In 1866, he was hired by the Union Pacific Railroad to document the promotional event of the transcontinental railroad construction reaching the 100th Meridian. He took photos of railroad construction, new towns along the railway, and the camps of the Pawnee people. He produced a series of stereograms titled Rail Road Excursion to the 100th Meridian taken between Omaha, Nebraska, and 100th Meridian.

In 1867, he purchased stereographic negatives from William H. Illingworth of his images taken during James L. Fisk's 1866 expedition to find a wagon route from Minnesota to Montana. Carbutt published these images under the title Crossing the Plains with Capt. Fisk's Expedition, 1866. He was commissioned by the Chicago and North Western Railway to photograph the rail route including the iron mining activity near Lake Superior. He worked again with the Union Pacific Railroad and travelled west to Colorado to create stereograms of the Rocky Mountains. In 1869, he took part in an initiative to photograph a solar eclipse in Mount Pleasant, Iowa.

In 1868, he developed a process to use gelatin instead of the Collodion-albumen process in the development of dry plates at his studio in Chicago. In 1870, he sold his Chicago studio. In 1871, he began working with the gelatin intaglio process and moved to Philadelphia to commercialize it. He worked as superintendent of the American Photographic Relief Company from 1870 to 1874. However, the process was too expensive and unprofitable.

In 1876, he served during the Centennial Exposition in Philadelphia as supervisor of the Photographic Hall.
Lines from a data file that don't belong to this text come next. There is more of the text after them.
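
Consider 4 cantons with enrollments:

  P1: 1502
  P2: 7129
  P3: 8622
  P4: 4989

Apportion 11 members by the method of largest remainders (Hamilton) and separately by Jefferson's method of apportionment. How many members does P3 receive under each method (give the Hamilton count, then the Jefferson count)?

Hamilton: P1 1, P2 4, P3 4, P4 2.
Jefferson: P1 0, P2 4, P3 5, P4 2.
P3 gets 4 under Hamilton and 5 under Jefferson.

4 and 5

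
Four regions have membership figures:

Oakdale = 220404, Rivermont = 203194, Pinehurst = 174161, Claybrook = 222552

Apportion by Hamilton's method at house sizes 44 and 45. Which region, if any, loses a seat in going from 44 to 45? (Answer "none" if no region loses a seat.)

At 44 seats: Oakdale 12, Rivermont 11, Pinehurst 9, Claybrook 12.
At 45 seats: Oakdale 12, Rivermont 11, Pinehurst 10, Claybrook 12.
No region's allocation decreased.

none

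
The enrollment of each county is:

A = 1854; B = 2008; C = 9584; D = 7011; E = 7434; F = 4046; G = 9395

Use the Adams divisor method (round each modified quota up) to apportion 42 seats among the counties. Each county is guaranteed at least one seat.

A 2, B 2, C 10, D 7, E 8, F 4, G 9

Standard divisor 41332/42 ≈ 984.095; standard quotas: A 1.884, B 2.040, C 9.739, D 7.124, E 7.554, F 4.111, G 9.547.
Rounding up gives 2, 3, 10, 8, 8, 5, 10 = 46 seats, so the divisor must be adjusted.
With modified divisor 1050: modified quotas A 1.766, B 1.912, C 9.128, D 6.677, E 7.080, F 3.853, G 8.948.
Rounding up: A 2, B 2, C 10, D 7, E 8, F 4, G 9 (total 42).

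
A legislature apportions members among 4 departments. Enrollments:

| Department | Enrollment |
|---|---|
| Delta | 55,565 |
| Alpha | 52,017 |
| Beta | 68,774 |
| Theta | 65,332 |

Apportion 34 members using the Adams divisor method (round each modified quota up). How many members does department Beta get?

Standard divisor 241688/34 ≈ 7108.471; standard quotas: Delta 7.817, Alpha 7.318, Beta 9.675, Theta 9.191.
Rounding up gives 8, 8, 10, 10 = 36 seats, so the divisor must be adjusted.
With modified divisor 7500: modified quotas Delta 7.409, Alpha 6.936, Beta 9.170, Theta 8.711.
Rounding up: Delta 8, Alpha 7, Beta 10, Theta 9 (total 34).
Beta receives 10.

10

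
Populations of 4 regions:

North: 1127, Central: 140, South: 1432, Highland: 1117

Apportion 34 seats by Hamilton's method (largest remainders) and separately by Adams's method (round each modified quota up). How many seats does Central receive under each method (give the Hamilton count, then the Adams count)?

1 and 2

Hamilton: North 10, Central 1, South 13, Highland 10.
Adams: North 10, Central 2, South 12, Highland 10.
Central gets 1 under Hamilton and 2 under Adams.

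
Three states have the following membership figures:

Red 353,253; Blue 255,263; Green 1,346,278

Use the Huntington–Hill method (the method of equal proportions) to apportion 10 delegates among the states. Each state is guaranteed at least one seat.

Red=2; Blue=1; Green=7

With divisor 194117: modified quotas Red 1.820, Blue 1.315, Green 6.935.
Geometric-mean thresholds: Red √(1·2)=1.414, Blue √(1·2)=1.414, Green √(6·7)=6.481.
Each quota rounded against its threshold gives Red 2, Blue 1, Green 7 (total 10).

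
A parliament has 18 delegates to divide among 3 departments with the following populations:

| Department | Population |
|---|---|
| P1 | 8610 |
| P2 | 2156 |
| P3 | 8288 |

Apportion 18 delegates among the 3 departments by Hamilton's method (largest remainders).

Total 19054; standard divisor 19054/18 ≈ 1058.556.
Standard quotas: P1 8.1337, P2 2.0367, P3 7.8295.
Lower quotas: P1 8, P2 2, P3 7 (sum 17, leaving 1 seat).
Remainders in descending order: P3 0.8295, P1 0.1337, P2 0.0367.
Largest remainder: P3 receives the extra seat.

P1 8, P2 2, P3 8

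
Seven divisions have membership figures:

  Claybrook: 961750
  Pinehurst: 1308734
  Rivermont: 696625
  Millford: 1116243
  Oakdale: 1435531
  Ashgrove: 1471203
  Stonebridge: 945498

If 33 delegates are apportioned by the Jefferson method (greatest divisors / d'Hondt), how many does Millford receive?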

Carbutt founded the Keystone Dry Plate Works in 1879. This was the first production of gelatin dry plates in the United States. His innovations included development of the first gelatine-bromide dry plates in 1879, the first orthochromatic dry plates in 1886, the first celluloid dry plates in 1888, and the first commercial X-ray plates in 1896. His company was known for their high quality lantern slides used in magic lantern projectors.

In November 1888, Carbutt produced the first celluloid film one hundredth on an inch thick of high enough quality to be used in photography. This was supplied to William Kennedy Dickson and Thomas Edison for usage in their Kinetoscope. He later experimented with color photography and color screens used in photoengraving.

He was a member of the Franklin Institute and the first president of the Photographic Association of America.

Carbutt died of kidney disease at his home in the Germantown neighborhood of Philadelphia on July 25, 1905, and was interred at West Laurel Hill Cemetery in Bala Cynwyd, Pennsylvania.